Dudhwa National Park is home to diverse wildlife species including swamp deer, sambar deer, barking deer, spotted deer, hog deer, Bengal tiger, Indian elephant, Indian rhinoceros, Indian leopard, sloth bear, honey badger, golden jackal, Viverrinae, jungle cat, fishing cat and leopard cat.
Billy Arjan Singh successfully hand-reared and reintroduced zoo-born tigers and Indian leopards into the wilds of Dudhwa.

The number of barasingha increased to 6,137 in 2022 from 3,691 in 1977. Similarly, the number of chital from 22,408 to 36,636, barking deer from 1,284 to 2,560 and Indian hog deer from 3,169 to 5,351. The leopard population also grew significantly to 93 in 2025 from 34 in 2022.
In 1984-85, Indian rhinoceros from Assam and Nepal was reintroduced into Dudhwa National Park.

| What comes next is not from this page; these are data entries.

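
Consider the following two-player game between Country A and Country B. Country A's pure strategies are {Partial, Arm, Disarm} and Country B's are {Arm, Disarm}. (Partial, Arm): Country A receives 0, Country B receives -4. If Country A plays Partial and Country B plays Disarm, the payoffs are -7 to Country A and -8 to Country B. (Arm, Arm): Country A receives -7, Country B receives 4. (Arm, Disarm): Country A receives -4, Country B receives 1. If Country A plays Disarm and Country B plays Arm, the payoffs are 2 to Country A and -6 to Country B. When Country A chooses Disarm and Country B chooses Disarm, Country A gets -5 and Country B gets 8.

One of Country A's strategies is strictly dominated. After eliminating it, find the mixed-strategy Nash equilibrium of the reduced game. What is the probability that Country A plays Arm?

Country A's strategy Partial is strictly dominated by Disarm: 2 > 0 and -5 > -7. Eliminate Partial.
Country A's mix must leave Country B indifferent between Arm and Disarm.
  Country B's payoff to Arm: p·4 + (1−p)·(-6) = 10p - 6
  Country B's payoff to Disarm: p·1 + (1−p)·8 = -7p + 8
  10p - 6 = -7p + 8  ⇒  17p = 14  ⇒  p = 14/17.

p = 14/17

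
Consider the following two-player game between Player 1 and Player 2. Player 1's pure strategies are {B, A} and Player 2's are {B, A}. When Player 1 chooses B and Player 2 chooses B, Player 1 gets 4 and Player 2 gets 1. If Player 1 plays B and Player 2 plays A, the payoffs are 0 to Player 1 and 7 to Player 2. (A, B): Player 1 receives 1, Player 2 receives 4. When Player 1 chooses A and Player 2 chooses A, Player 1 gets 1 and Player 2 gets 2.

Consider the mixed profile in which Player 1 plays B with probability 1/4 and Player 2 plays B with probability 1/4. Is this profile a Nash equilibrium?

Yes

Check Player 2's indifference given Player 1's mix p = 1/4:
  payoff from B = 13/4; payoff from A = 13/4 — equal.
Check Player 1's indifference given Player 2's mix q = 1/4:
  payoff from B = 1; payoff from A = 1 — equal.
Both players are indifferent, so neither can profitably deviate.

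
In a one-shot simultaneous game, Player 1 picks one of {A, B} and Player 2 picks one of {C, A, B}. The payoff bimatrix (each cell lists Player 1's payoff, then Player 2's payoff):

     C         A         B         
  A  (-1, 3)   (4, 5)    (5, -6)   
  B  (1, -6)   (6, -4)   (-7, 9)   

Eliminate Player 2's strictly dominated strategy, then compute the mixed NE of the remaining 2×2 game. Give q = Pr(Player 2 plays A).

q = 6/7

Player 2's strategy C is strictly dominated by A: 5 > 3 and -4 > -6. Eliminate C.
Player 1's indifference between A and B determines Player 2's mixing probability q:
  Player 1's payoff from A: q·4 + (1−q)·5 = -q + 5
  Player 1's payoff from B: q·6 + (1−q)·(-7) = 13q - 7
  -q + 5 = 13q - 7  ⇒  -14q = -12  ⇒  q = 6/7.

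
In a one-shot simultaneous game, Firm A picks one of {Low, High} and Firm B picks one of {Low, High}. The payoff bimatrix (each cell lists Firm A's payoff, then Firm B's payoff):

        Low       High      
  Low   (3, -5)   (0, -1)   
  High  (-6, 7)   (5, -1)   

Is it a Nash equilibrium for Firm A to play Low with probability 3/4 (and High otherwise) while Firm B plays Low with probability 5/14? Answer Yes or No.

No

Given Firm A's mix p = 3/4, Firm B's payoff from Low is -2 but from High is -1. Firm B strictly prefers High, so Firm B would not mix.
So the proposed profile is not a Nash equilibrium.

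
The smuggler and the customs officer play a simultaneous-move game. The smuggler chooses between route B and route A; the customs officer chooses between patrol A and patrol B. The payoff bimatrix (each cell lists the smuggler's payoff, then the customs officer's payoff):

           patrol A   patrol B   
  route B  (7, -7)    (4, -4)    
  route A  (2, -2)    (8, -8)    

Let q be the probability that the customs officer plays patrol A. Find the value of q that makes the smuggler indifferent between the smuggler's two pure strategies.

The smuggler's indifference between route B and route A determines the customs officer's mixing probability q:
  the smuggler's payoff to route B: q·7 + (1−q)·4 = 3q + 4
  the smuggler's payoff to route A: q·2 + (1−q)·8 = -6q + 8
  3q + 4 = -6q + 8  ⇒  9q = 4  ⇒  q = 4/9.

q = 4/9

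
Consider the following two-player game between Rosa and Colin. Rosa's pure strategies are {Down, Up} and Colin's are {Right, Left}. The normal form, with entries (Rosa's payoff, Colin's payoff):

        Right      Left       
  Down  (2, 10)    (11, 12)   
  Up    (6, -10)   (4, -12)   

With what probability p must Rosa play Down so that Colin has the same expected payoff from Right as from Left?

In a mixed equilibrium Colin is indifferent between Right and Left; this condition fixes p.
  Colin's payoff to Right: p·10 + (1−p)·(-10) = 20p - 10
  Colin's payoff to Left: p·12 + (1−p)·(-12) = 24p - 12
  20p - 10 = 24p - 12  ⇒  -4p = -2  ⇒  p = 1/2.

p = 1/2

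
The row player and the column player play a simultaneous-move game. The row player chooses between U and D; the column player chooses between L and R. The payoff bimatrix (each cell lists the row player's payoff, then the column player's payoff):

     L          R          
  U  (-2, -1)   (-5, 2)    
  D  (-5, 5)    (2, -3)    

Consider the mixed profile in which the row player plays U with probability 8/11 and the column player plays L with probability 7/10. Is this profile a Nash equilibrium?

Yes

Check the column player's indifference given the row player's mix p = 8/11:
  payoff from L = 7/11; payoff from R = 7/11 — equal.
Check the row player's indifference given the column player's mix q = 7/10:
  payoff from U = -29/10; payoff from D = -29/10 — equal.
Both players are indifferent, so neither can profitably deviate.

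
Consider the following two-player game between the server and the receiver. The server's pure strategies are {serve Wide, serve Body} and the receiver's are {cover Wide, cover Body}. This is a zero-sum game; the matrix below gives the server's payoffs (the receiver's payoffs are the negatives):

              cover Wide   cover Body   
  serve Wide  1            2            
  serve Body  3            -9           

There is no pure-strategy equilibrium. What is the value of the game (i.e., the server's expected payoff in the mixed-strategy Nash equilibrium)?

v = 15/13

The receiver's mix must leave the server indifferent between serve Wide and serve Body.
  the server's payoff to serve Wide: q·1 + (1−q)·2 = -q + 2
  the server's payoff to serve Body: q·3 + (1−q)·(-9) = 12q - 9
  -q + 2 = 12q - 9  ⇒  -13q = -11  ⇒  q = 11/13.
The value is the server's expected payoff against this mix (using serve Wide): (11/13)·1 + (2/13)·2 = 15/13.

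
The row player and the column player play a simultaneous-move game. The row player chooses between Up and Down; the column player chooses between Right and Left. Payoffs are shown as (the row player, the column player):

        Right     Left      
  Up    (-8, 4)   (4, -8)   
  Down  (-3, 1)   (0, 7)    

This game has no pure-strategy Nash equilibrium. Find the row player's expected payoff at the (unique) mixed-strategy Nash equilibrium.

-4/3

Set the row player's expected payoff from Up equal to that from Down:
  the row player's expected payoff from Up: q·(-8) + (1−q)·4 = -12q + 4
  the row player's expected payoff from Down: q·(-3) + (1−q)·0 = -3q
  -12q + 4 = -3q  ⇒  -9q = -4  ⇒  q = 4/9.
At equilibrium the row player is indifferent across rows, so the row player's payoff equals the payoff from Up: (4/9)·(-8) + (5/9)·4 = -4/3.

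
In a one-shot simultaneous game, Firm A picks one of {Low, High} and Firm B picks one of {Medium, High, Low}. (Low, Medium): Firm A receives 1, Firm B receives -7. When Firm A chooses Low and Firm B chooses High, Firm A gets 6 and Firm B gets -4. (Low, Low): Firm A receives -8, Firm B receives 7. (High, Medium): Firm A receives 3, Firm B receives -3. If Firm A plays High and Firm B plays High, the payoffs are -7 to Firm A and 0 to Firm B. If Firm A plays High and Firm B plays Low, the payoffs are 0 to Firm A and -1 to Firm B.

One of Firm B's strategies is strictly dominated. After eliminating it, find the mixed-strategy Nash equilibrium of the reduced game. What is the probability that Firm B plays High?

Firm B's strategy Medium is strictly dominated by High: -4 > -7 and 0 > -3. Eliminate Medium.
Firm A's indifference between Low and High determines Firm B's mixing probability q:
  Firm A's payoff to Low: q·6 + (1−q)·(-8) = 14q - 8
  Firm A's payoff to High: q·(-7) + (1−q)·0 = -7q
  14q - 8 = -7q  ⇒  21q = 8  ⇒  q = 8/21.

q = 8/21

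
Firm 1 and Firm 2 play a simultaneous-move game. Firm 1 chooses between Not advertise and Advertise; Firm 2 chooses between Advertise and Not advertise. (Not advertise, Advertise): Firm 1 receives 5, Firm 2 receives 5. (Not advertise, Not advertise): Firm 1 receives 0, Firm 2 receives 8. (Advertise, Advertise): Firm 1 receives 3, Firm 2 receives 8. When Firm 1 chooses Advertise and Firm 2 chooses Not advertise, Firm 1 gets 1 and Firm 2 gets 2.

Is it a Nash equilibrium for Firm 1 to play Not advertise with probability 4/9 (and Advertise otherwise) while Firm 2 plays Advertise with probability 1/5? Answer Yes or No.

No

Given Firm 1's mix p = 4/9, Firm 2's payoff from Advertise is 20/3 but from Not advertise is 14/3. Firm 2 strictly prefers Advertise, so Firm 2 would not mix.
So the proposed profile is not a Nash equilibrium.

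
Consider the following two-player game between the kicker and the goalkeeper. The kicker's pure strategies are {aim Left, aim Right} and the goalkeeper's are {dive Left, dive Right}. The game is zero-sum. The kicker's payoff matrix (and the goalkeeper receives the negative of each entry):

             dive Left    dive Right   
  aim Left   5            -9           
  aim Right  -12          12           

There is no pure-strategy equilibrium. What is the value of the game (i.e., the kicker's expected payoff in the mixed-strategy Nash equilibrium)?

v = -24/19

Set the kicker's expected payoff from aim Left equal to that from aim Right:
  the kicker's payoff from aim Left: q·5 + (1−q)·(-9) = 14q - 9
  the kicker's payoff from aim Right: q·(-12) + (1−q)·12 = -24q + 12
  14q - 9 = -24q + 12  ⇒  38q = 21  ⇒  q = 21/38.
The value is the kicker's expected payoff against this mix (using aim Left): (21/38)·5 + (17/38)·(-9) = -24/19.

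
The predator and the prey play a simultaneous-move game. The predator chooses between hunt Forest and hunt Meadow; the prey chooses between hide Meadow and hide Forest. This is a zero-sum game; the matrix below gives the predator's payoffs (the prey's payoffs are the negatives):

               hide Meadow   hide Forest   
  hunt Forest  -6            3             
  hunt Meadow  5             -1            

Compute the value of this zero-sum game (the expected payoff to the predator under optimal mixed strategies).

The predator's indifference between hunt Forest and hunt Meadow determines the prey's mixing probability q:
  the predator's expected payoff from hunt Forest: q·(-6) + (1−q)·3 = -9q + 3
  the predator's expected payoff from hunt Meadow: q·5 + (1−q)·(-1) = 6q - 1
  -9q + 3 = 6q - 1  ⇒  -15q = -4  ⇒  q = 4/15.
The value is the predator's expected payoff against this mix (using hunt Forest): (4/15)·(-6) + (11/15)·3 = 3/5.

v = 3/5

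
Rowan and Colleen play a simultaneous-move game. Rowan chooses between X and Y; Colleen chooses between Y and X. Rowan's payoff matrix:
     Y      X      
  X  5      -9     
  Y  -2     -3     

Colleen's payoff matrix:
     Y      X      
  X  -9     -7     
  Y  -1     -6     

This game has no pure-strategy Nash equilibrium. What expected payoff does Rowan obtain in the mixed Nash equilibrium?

In a mixed equilibrium Rowan is indifferent between X and Y; this condition fixes q.
  Rowan's payoff from X: q·5 + (1−q)·(-9) = 14q - 9
  Rowan's payoff from Y: q·(-2) + (1−q)·(-3) = q - 3
  14q - 9 = q - 3  ⇒  13q = 6  ⇒  q = 6/13.
At equilibrium Rowan is indifferent across rows, so Rowan's payoff equals the payoff from X: (6/13)·5 + (7/13)·(-9) = -33/13.

-33/13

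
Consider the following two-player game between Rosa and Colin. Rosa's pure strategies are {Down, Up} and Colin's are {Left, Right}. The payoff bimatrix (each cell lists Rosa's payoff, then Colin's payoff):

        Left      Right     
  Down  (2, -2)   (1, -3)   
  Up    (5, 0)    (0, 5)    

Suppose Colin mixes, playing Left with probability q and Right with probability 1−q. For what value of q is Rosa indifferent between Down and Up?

For Rosa to be willing to mix, Rosa must be indifferent between Down and Up, which pins down Colin's mix.
  Rosa's payoff to Down: q·2 + (1−q)·1 = q + 1
  Rosa's payoff to Up: q·5 + (1−q)·0 = 5q
  q + 1 = 5q  ⇒  -4q = -1  ⇒  q = 1/4.

q = 1/4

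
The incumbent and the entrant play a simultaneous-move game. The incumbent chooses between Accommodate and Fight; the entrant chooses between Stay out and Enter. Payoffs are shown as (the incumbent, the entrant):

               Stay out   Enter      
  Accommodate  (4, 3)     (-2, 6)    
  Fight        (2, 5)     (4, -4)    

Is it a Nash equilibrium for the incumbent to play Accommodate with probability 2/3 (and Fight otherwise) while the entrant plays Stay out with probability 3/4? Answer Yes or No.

Given the incumbent's mix p = 2/3, the entrant's payoff from Stay out is 11/3 but from Enter is 8/3. The entrant strictly prefers Stay out, so the entrant would not mix.
So the proposed profile is not a Nash equilibrium.

No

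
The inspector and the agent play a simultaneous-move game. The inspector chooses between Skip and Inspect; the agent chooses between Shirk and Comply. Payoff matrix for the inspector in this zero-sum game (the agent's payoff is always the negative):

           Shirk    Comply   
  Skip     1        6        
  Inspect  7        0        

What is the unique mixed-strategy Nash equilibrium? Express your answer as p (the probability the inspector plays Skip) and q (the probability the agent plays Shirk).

The agent's indifference between Shirk and Comply determines the inspector's mixing probability p:
  the agent's payoff to Shirk: p·(-1) + (1−p)·(-7) = 6p - 7
  the agent's payoff to Comply: p·(-6) + (1−p)·0 = -6p
  6p - 7 = -6p  ⇒  12p = 7  ⇒  p = 7/12.
The agent's mix must leave the inspector indifferent between Skip and Inspect.
  the inspector's payoff from Skip: q·1 + (1−q)·6 = -5q + 6
  the inspector's payoff from Inspect: q·7 + (1−q)·0 = 7q
  -5q + 6 = 7q  ⇒  -12q = -6  ⇒  q = 1/2.

p = 7/12, q = 1/2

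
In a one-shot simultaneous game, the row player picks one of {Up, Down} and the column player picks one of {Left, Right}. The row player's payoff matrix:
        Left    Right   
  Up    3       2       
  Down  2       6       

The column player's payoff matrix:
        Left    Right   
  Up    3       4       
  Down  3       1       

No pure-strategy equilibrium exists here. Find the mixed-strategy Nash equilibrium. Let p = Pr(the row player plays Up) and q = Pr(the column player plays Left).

p = 2/3, q = 4/5

For the column player to be willing to mix, the column player must be indifferent between Left and Right, which pins down the row player's mix.
  the column player's expected payoff from Left: p·3 + (1−p)·3 = 3
  the column player's expected payoff from Right: p·4 + (1−p)·1 = 3p + 1
  3 = 3p + 1  ⇒  -3p = -2  ⇒  p = 2/3.
The row player's indifference between Up and Down determines the column player's mixing probability q:
  the row player's payoff from Up: q·3 + (1−q)·2 = q + 2
  the row player's payoff from Down: q·2 + (1−q)·6 = -4q + 6
  q + 2 = -4q + 6  ⇒  5q = 4  ⇒  q = 4/5.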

In 2024, there were 46 rhinos in the park.

Hispid hare, earlier thought to have become extinct, was rediscovered in 1984.

=== Birds ===
Dudhwa National Park is habitat of over 400 species of birds, including both resident and migratory. It includes Indian peafowl, ducks, geese, hornbills, heron, hawk, bee-eaters, minivets, kingfishers, painted storks, sarus cranes, swamp francolin, woodpeckers, barbets, minivets, bee-eaters, bulbuls, Bengal florican, Asian barbets, drongos, barbets, cormorants, teal, egrets, orioles, painted stork, fishing eagle, owls.
The white-rumped vulture and red-headed vulture, both Critically Endangered vulture species have been sighted in the park.